カーズウェル氏のチームが熱心に取り組んでいるのは、非動物由来の成分で成長血清を生成すること。生成は成功したものの、手軽な価格で、かつ大量に生成する方法を見つけるまでには至っていないのだ。ひとたび選別された細胞はバイオリアクターにかけられる。言ってみれば、超高性能の保温調理器のようなもので、ここで細胞は特別に配合された培養液を与えられる。ポンプによって、栄養素と酸素が細胞の海(1立法センチメートル当たり数十億)の隅々に絶え間なく送られる。細胞が成長するにつれ、与えられる栄養も成長段階に合わせて変化する。まだ若い細胞には、再生を促進するための特別な栄養素が必要だ。何時間も何時間も細胞はひたすら伸長し、細胞同士が隣りあって成長する。成長した筋肉細胞は長い鎖を形成し、肩を寄せ合い、結合しながら端から端をつないでゆき、次第に層を重ねていく。鎖と層の織り成すさまは、日本の浮世絵の波立つ海のよう、あるいはヴァレティの言葉を借りれば、「ゴッホの絵画のうねり」のようだ。

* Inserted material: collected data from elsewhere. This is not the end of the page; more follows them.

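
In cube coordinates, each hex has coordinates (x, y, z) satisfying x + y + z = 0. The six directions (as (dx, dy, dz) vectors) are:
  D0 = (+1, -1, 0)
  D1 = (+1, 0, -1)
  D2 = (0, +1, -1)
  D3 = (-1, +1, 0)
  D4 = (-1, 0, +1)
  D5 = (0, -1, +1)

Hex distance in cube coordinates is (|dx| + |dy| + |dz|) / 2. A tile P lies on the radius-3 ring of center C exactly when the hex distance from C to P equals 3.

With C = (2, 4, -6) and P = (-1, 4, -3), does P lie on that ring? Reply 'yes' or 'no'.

Answer: yes

Derivation:
|px - cx| = |-1 - 2| = 3
|py - cy| = |4 - 4| = 0
|pz - cz| = |-3 - (-6)| = 3
distance = (3+0+3)/2 = 6/2 = 3
radius = 3; distance == radius -> yes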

いったん成長が成長したら、次は体積を増やさなくてはならない。したがって、栄養素もタンパク質と脂質のシンプルな配合へと変化する。牛の飼育場で行われているのとほぼ同じプロセスだ。子牛は栄養豊富な餌を与えられて成長したあと、肥育場へ移され、高カロリーの食事で体重を増やしていく。収穫の時期を迎えると、細胞に与えられていた培養液がバイオリアクターから取り除かれ、培養細胞はヴァレティ氏が言うところの「融合した肉の塊」となって取り出される。結果的に出来上がったものは、いわゆる細胞の寄せ集めではなく、融合した組織の層からなるひとつの構造体、屠殺した動物から切り分ける肉塊と同じだ。培養肉の場合、細胞自体は近くしていないだろうが、厳密には収穫時点でまだ「生きている」。すぐに冷凍保存することで、細胞は「死んだ」状態になる。「どの時点で組織が死んだと判断するかは、仮死状態、つまり細胞がもう酸素を取り込まなくなった時点で判断します」

私が収穫前の動物細胞の生命の証を見たがっているのを察知したのだろう。彼はノートパソコンを開いて、シャーレの中の培養牛肉組織の動画を見せてくれた。ジェノヴェーゼ氏が顕微鏡にカメラを搭載して撮影したものだ。「刺激に反応して、ときにはほぼ同時に、収縮が起こります――電気ショックのようにね」とヴァレティは言い、「細胞を刺激するために」時にはシャーレにカフェインを加えることもあると付け加えた。モノクロの映像が流れる。シャーレの底に牛肉のカルパッチョのかけらのようなものが見える。ピクリとも動かない――と次の瞬間、それがけいれんした。筋肉の繊維は、まるで小さな輪ゴムを引っ張って、手を離したときのような動きをした。予想はしていたものの、やはり息をのんだ。だが、嫌悪感や恐怖は覚えなかった。怪物の身体が初めて動いたのを見たヴィクター・フランケンシュタイン博士というよりは、鏡をすり抜けたアリスのような心境だった。今まで存在すら知らなかった無限の領域に足を踏み入れたのだ。